I was quiet for a moment, letting her question hang in the still night air for dramatic effect. I could almost hear her wondering what kind of a wife
was
I?

“He’ll need them seven months from now,” I said casually. “To pass out when the baby comes.”

She looked at me as though I were crazy, but when I nodded, she shook her head and just looked amazed. And then she smiled.

“We were going to tell everyone tonight,” I said. “But the doctor thought it better to wait a little longer, to be sure everything was all right. But I thought you’d want to know, and I figured you could keep a secret.”

“Oh, Anna,” she said, “a baby,” and she shook her head again. “I’ve been so worried about you.”

“Why?”

“You’ve seemed tired, and not quite yourself. I thought you were sick.” She shrugged and seemed a little embarrassed, but then she started to laugh, softly at first, but it kept going, and soon she was laughing hard, the way you do with your best friend when you’re fourteen. I watched for a minute, waiting for her to regain her composure. The sound startled me, and I realized I hadn’t heard my mother laugh for a long time. But now she laughed and laughed and laughed. Tears ran down her cheeks, and then I started to laugh, too, and each time one of us tried to speak, we only laughed harder.
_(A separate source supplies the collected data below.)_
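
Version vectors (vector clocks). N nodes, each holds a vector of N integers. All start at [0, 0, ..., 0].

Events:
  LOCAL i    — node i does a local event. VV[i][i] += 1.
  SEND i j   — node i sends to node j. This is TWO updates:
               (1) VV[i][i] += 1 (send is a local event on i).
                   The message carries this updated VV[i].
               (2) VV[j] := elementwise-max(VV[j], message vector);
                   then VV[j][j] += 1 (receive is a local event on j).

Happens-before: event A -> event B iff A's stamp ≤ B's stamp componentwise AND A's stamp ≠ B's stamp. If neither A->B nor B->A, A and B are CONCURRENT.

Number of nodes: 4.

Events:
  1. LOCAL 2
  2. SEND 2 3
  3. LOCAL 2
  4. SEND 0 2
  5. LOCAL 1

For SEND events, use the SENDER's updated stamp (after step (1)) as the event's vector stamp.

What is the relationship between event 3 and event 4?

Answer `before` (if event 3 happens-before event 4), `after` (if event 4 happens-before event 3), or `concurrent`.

Initial: VV[0]=[0, 0, 0, 0]
Initial: VV[1]=[0, 0, 0, 0]
Initial: VV[2]=[0, 0, 0, 0]
Initial: VV[3]=[0, 0, 0, 0]
Event 1: LOCAL 2: VV[2][2]++ -> VV[2]=[0, 0, 1, 0]
Event 2: SEND 2->3: VV[2][2]++ -> VV[2]=[0, 0, 2, 0], msg_vec=[0, 0, 2, 0]; VV[3]=max(VV[3],msg_vec) then VV[3][3]++ -> VV[3]=[0, 0, 2, 1]
Event 3: LOCAL 2: VV[2][2]++ -> VV[2]=[0, 0, 3, 0]
Event 4: SEND 0->2: VV[0][0]++ -> VV[0]=[1, 0, 0, 0], msg_vec=[1, 0, 0, 0]; VV[2]=max(VV[2],msg_vec) then VV[2][2]++ -> VV[2]=[1, 0, 4, 0]
Event 5: LOCAL 1: VV[1][1]++ -> VV[1]=[0, 1, 0, 0]
Event 3 stamp: [0, 0, 3, 0]
Event 4 stamp: [1, 0, 0, 0]
[0, 0, 3, 0] <= [1, 0, 0, 0]? False
[1, 0, 0, 0] <= [0, 0, 3, 0]? False
Relation: concurrent

Answer: concurrent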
“Why are we laughing?” I managed to say once, but it only set her off again. All she could do was shake her head.

Finally she was quiet, and when she had wiped her cheeks, she reached over and squeezed my hand. “I’m happy. I thought you were sick, and I’m relieved.”

I was still at the end of laughing. “I thought you were sick, too,” I said. “You’ve looked—”

But she waved my words away. “A baby,” she whispered, “you’re going to have a baby. The whole world feels different now.”

a promise

ON A TUESDAY MORNING
a few weeks after our anniversary party, my mother and I went to early Mass together and then to breakfast at Fosselman’s on Mission Avenue in South Pasadena, for old times more than anything.

My mother and I sat at a booth and I ordered dry toast and a glass of milk, a combination that would have repulsed me at any other time in my life, but I was three months pregnant and never hungry in the morning. I wasn’t the only one with a diminished appetite. My mother barely glanced at the menu before closing it, and when the waitress asked for our order, she answered only, “Hot tea.” She didn’t seem like herself, and I kept trying to figure out what was wrong. Her color wasn’t good, and she seemed not just tired but weary, as though something more than lack of sleep had fatigued her. Although it was August and already warm outside at nine in the morning, she said she was cold, and she wore a scarf around her neck because she said she had a sore throat. I asked if she was coming down with the flu and she dismissed my question and said curtly that it was nothing to worry about, then changed the subject before I could ask more, and I knew not to try. But when she reached for the sugar, I saw bruises on her wrist, and I asked what had happened. Again, she was casual. “Oh, I’m always bumping into things,” she said, and she sat with her hands in her lap, out of my sight, during the rest of the meal.